Érase una vez una familia feliz. Una pareja que todo el mundo envidiaba por lo bien que se llevaban. Se conocieron en la universidad y desde entonces no se habían vuelto a separar. Estudiaron juntos, y se fueron a vivir al mismo piso para estar más tiempo cerca el uno del otro. Sus manos iban unidas a todas partes, y nunca se les veía tristes ni enfadados. Una vez finalizaron sus respectivas carreras universitarias, encontraron trabajo con facilidad. Desde pequeños habían destacado sobre los demás, por sus buenas notas y la facilitad que tenían para memorizar y absorber conocimientos. Ella, en una empresa de publicidad, y él, en otra de telecomunicaciones. Después de ocho años viviendo juntos, decidieron sellar su relación contrayendo matrimonio. Sus padres, tanto los de María como los de José, insistieron en que preferían una ceremonia religiosa, alegando que eran los únicos hijos que tenían, y deseaban que fuese una boda por todo lo alto y como Dios manda. La pareja no estaba del todo convencida; preferían algo más íntimo y sencillo, pero al final se dejaron llevar por los deseos de sus familias. Entre los seis organizaron un evento que estuvo en boca de todos los vecinos de Lagunda. Todo salió a la perfección y, para la pareja, fue uno de los días más felices y memorables de su vida. Sus rostros demostraban lo cómodos y enamorados que estaban.
Los
años pasaron. Compraron un chalet en las afueras del pueblo; una zona
tranquila, abrazada de una preciosa arboleda y alejada del bullicio de la
ciudad. Bastante tenían con estar durante la jornada laboral, rodeados de
coches y gente estresada, que divagaba de un lado para el otro. Eran como
robots, moviéndose sin parar y sin fijarse en las cosas cotidianas de la vida,
en las personas que los rodeaban, en la belleza de determinados edificios
considerados históricos. El único cometido que tenían era llegar a tiempo a sus
quehaceres y cumplir con su jornada laboral.
Sus
puestos de trabajo no peligraban, pues estaban bien considerados, y el hogar lo
tenían amueblado en su totalidad. Solo tenían que cumplir fielmente cada mes
con el banco para pagar las letras. También habían preparado un dormitorio
infantil. Hasta la fecha, no habían considerado la posibilidad de tener un
hijo, pero llegado ese momento, tomaron la decisión de ir a por él. Fueron
meses intentando que María quedase embarazada, pero no lo lograba. Al principio
lo tomó con cierta ansiedad, puesto que concebir se había convertido en su
prioridad; después, siguió los consejos de su ginecólogo y se tranquilizó.
Lo que tenga que ser será
a su tiempo y en su momento, pensaba.
Pasaron
dos años más cuando, sin esperárselo, recibieron la magnífica noticia del
embarazo. El rostro de María volvió a sonreír después de años de espera, y no
era para menos; ¡iban a ser papás!
Algo
parecido sucedió con los abuelos. Tenían grandes esperanzas en ese embarazo;
les hacía muchísima ilusión que un bebé llegara a la vida de sus hijos porque
comprendían lo mucho que lo deseaban.
Durante
los nueve meses la pareja disfrutó de los cambios que el cuerpo de María iba
experimentando. José hablaba con su hijo todas las noches al regresar del
trabajo. Colocaba la cabeza sobre el abdomen de su mujer para escuchar los
movimientos del pequeño, y charlaba con él como si lo tuviese justo al lado,
dándole masajes estimulantes por todo el cuerpo. Le encantaba esa sensación, y
a ella también. Cuando llegó la hora del parto, todos se pusieron nerviosos,
incluido los abuelos. Deseaban ver el rostro de ese nuevo ser que los iba a
colmar de alegrías, y al que tenían pensado amar sobre todas las cosas.
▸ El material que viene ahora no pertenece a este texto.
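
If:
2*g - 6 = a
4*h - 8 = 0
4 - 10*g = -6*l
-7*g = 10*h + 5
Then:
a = -92/7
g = -25/7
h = 2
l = -139/21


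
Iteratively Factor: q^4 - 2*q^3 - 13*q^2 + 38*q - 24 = (q + 4)*(q^3 - 6*q^2 + 11*q - 6) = (q - 1)*(q + 4)*(q^2 - 5*q + 6) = (q - 3)*(q - 1)*(q + 4)*(q - 2)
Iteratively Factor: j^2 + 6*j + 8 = (j + 2)*(j + 4)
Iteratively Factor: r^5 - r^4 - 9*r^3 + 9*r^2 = (r - 1)*(r^4 - 9*r^2) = (r - 3)*(r - 1)*(r^3 + 3*r^2) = (r - 3)*(r - 1)*(r + 3)*(r^2) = r*(r - 3)*(r - 1)*(r + 3)*(r)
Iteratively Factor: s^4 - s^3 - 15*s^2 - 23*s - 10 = (s + 1)*(s^3 - 2*s^2 - 13*s - 10) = (s + 1)^2*(s^2 - 3*s - 10) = (s + 1)^2*(s + 2)*(s - 5)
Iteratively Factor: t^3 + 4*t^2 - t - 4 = (t + 1)*(t^2 + 3*t - 4) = (t - 1)*(t + 1)*(t + 4)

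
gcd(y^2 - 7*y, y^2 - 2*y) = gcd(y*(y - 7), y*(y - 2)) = y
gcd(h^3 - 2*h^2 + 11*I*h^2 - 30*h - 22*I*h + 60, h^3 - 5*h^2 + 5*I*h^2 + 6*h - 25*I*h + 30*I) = h^2 + h*(-2 + 5*I) - 10*I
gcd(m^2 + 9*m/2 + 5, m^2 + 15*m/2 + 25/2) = m + 5/2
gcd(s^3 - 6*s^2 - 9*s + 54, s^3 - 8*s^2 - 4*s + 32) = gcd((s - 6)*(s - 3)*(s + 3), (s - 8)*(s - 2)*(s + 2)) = 1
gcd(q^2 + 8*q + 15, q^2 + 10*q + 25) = q + 5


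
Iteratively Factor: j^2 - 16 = (j - 4)*(j + 4)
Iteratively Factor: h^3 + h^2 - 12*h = (h)*(h^2 + h - 12) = h*(h - 3)*(h + 4)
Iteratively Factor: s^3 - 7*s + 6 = (s + 3)*(s^2 - 3*s + 2) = (s - 2)*(s + 3)*(s - 1)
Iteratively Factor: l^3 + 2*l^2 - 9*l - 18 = (l + 2)*(l^2 - 9) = (l + 2)*(l + 3)*(l - 3)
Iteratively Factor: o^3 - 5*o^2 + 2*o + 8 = (o + 1)*(o^2 - 6*o + 8) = (o - 2)*(o + 1)*(o - 4)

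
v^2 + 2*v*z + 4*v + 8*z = (v + 4)*(v + 2*z)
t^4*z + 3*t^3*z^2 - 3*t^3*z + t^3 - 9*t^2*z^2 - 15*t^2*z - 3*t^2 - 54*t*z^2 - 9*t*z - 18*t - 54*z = (t - 6)*(t + 3)*(t + 3*z)*(t*z + 1)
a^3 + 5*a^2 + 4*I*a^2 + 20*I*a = a*(a + 5)*(a + 4*I)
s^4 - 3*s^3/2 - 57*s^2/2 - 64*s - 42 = (s - 7)*(s + 3/2)*(s + 2)^2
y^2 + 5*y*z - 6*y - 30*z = (y - 6)*(y + 5*z)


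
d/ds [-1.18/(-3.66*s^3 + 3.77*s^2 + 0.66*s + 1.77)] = (-12.9564*s^2 + 8.8972*s + 0.7788)/(-3.66*s^3 + 3.77*s^2 + 0.66*s + 1.77)^2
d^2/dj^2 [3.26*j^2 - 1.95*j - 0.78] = 6.52000000000000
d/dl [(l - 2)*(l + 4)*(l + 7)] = 3*l^2 + 18*l + 6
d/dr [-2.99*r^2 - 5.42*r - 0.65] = -5.98*r - 5.42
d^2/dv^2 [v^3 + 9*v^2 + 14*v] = 6*v + 18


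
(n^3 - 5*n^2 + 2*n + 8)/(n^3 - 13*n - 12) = (n - 2)/(n + 3)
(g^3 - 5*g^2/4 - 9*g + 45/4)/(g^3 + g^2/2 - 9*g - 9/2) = (4*g - 5)/(2*(2*g + 1))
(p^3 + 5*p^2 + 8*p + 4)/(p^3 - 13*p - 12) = (p^2 + 4*p + 4)/(p^2 - p - 12)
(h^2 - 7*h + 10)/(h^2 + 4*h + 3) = (h^2 - 7*h + 10)/(h^2 + 4*h + 3)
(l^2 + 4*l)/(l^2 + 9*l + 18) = l*(l + 4)/(l^2 + 9*l + 18)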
Faltaban dos días para Navidad pero, al parecer, el regalo de esas fechas
mágicas se iba a adelantar. Con impaciencia se dirigieron al hospital y allí la
atendieron. Según los especialistas, quedaba muy poco para que ese bebé asomara
la cabecita.
Tras
varias horas postrada en una cama y aguantando las contracciones, María por fin
tuvo a su hijo en brazos. Fue una sensación difícil de explicar con palabras.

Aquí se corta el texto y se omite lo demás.